Undang-Undang Republik Indonesia Nomor 40 tahun 1999 tentang Pers dimandulkan. Undang-Undang yang sedianya dibuat untuk menjamin pengembangan kemerdekaan pers dan meningkatkan kehidupan pers pasca reformasi gagal menjalankan misinya. Berbagai peraturan ilegal, yang tidak memiliki landasan hukum dalam penerbitannya, dikeluarkan oleh berbagai instansi di daerah-daerah, yang dimotori oleh lembaga Dewan Pers didukung underbow-nya, Persatuan Wartawan Indonesia (PWI), bertujuan untuk menghambat dan pada banyak kasus berujung pada penangkapan, bahkan penyiksaan dan pembunuhan wartawan.
“Majelis Hakim telah menyaksikan dengan mata kepala sendiri bagaimana penampilan ahli pidana Dr. Eddy Rifai, S.H., M.H., yang notabene adalah bagian dari PWI dan Dewan Pers, di pengadilan ini, yang secara atraktif telah melecehkan eksistensi saya dan PPWI sebagai pegiat di bidang jurnalisme dan kewartawanan. Bahkan untuk bertanya pun kepada polisi humas Syarifudin, saya divonisnya tidak punya hak. Ini adalah serangan yang luar biasa bengis terhadap saya sebagai Warga Negara Indonesia dan pengemban UU Nomor 40 tahun 1999,” tegas Wilson Lalengke menyesalkan kesaksian Eddy Rifai yang membawa-bawa kepentingan kelompoknya ke persidangan.
Keberadaan wartawan yang dideklarasikan sebagai pilar keempat demokrasi, sungguh sangat memprihatinkan. Mereka dibutuhkan namun kerap dilecehkan, dianggap sebagai hama pengganggu zona nyaman para oknum pejabat, penguasa, pengusaha, dan aparat bermental bandit, bejat, dan korup di berbagai daerah. Pengayoman dan perlindungan dari pengampu kebijakan pemerintahan, dari tingkat pusat sampai daerah, kepada mereka nyaris tidak ada.
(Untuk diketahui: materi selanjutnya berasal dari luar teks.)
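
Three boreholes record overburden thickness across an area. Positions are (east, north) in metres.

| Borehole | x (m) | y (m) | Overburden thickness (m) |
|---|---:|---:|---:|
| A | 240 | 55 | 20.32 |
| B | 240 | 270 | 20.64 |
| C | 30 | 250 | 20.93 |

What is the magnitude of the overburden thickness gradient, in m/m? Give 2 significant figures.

0.0021 m/m

Taking A as reference: B−A = (0, 215, +0.32); C−A = (-210, 195, +0.61).
Determinant of the coordinate differences = 0·195 − (-210)·215 = 45150.
∂d/∂x = [(+0.32)·195 − (+0.61)·215] / 45150 = -0.001523
∂d/∂y = [0·(+0.61) − (-210)·(+0.32)] / 45150 = +0.001488
|∇f| = √(-0.001523² + 0.001488²) = 0.002129 m/m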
“Suara dan perlakuan miring, melecehkan, dan menista dari para oknum yang kepentingan korupsi-kolusi-nepotismenya terganggu, terhadap wartawan teramat sering terjadi, bahkan intensitasnya cenderung menanjak. Jangankan penghargaan dan rasa empati kepada mereka, tidak jarang yang didapatkan adalah penganiayaan hingga berujung kematian,” pungkas alumni program persahabatan Indonesia Jepang Abad-21 itu mengakhiri pernyataannya. (Red)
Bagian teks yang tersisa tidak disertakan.